For a large hash join the smallest side of the join should fit in memory. For example, if a query retrieves on average 30 bytes per row for the smallest side of the join and the query retrieves 100 million rows, then to complete a hash join the query will use:
30 * 100,000,000 = 3,000,000,000 bytes = 3 GB
For Vector to correctly identify which side of the join is the smallest (after applying filter criteria) it is important that table statistics are reliable. For more information about collecting and maintaining statistics, see the Vector User Guide.
For a large aggregation the entire (intermediate) result set should fit in memory. For example, if a query retrieves 50 bytes per row out of a 1 billion rows table (with no filter criteria), and the aggregation reduces the cardinality by a factor of 20, then the query will use:
50 * 1,000,000,000/20 = 2,500,000,000 bytes = 2.5 GB
To achieve the fastest query response times Vector does not compress data in execution memory.
Multiple queries running concurrently will each consume memory. Take into account query concurrency and the workload when determining the total amount of memory required for execution memory. Also, parallel queries generally use more memory than queries that do not run in parallel.
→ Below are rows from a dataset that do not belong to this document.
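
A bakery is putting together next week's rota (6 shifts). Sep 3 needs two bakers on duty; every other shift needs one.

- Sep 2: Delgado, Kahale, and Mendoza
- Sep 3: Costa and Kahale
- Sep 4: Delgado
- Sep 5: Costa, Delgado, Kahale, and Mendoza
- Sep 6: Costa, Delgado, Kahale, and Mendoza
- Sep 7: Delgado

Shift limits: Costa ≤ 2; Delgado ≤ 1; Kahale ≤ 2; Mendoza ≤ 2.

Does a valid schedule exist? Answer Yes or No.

No

Total capacity is 7 and 7 slots are needed, so capacity alone doesn't rule it out.
Shifts {Sep 4, Sep 7} need 2 worker-slots in total, but the bakers available for any of those shifts (Delgado) can supply at most 1 among them. So no valid schedule exists.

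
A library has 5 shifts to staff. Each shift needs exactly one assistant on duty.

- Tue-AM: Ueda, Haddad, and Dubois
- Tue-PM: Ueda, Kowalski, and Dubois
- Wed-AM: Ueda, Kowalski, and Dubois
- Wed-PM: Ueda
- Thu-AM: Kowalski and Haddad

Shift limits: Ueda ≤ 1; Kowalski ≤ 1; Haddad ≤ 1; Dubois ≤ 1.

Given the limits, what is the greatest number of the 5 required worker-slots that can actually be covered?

4

Total capacity across all assistants is 1+1+1+1 = 4, and 5 slots are needed, so at most 4 can be filled.
An assignment achieving 4: Tue-AM→Haddad, Tue-PM→Dubois, Wed-PM→Ueda, Thu-AM→Kowalski.
Loads: Ueda 1/1, Kowalski 1/1, Haddad 1/1, Dubois 1/1.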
A query will consume as much memory as it can. If a query needs more memory than is available, it will return an out-of-memory error unless you enabled spill to disk operations. Spill to disk for hash joins and aggregations is disabled by default but can be enabled in the vectorwise.conf parameter file. Spill to disk for sorts is always enabled and cannot be turned off. Unless configured otherwise, per database Vector allocates 50% of your physical memory to execution memory by default.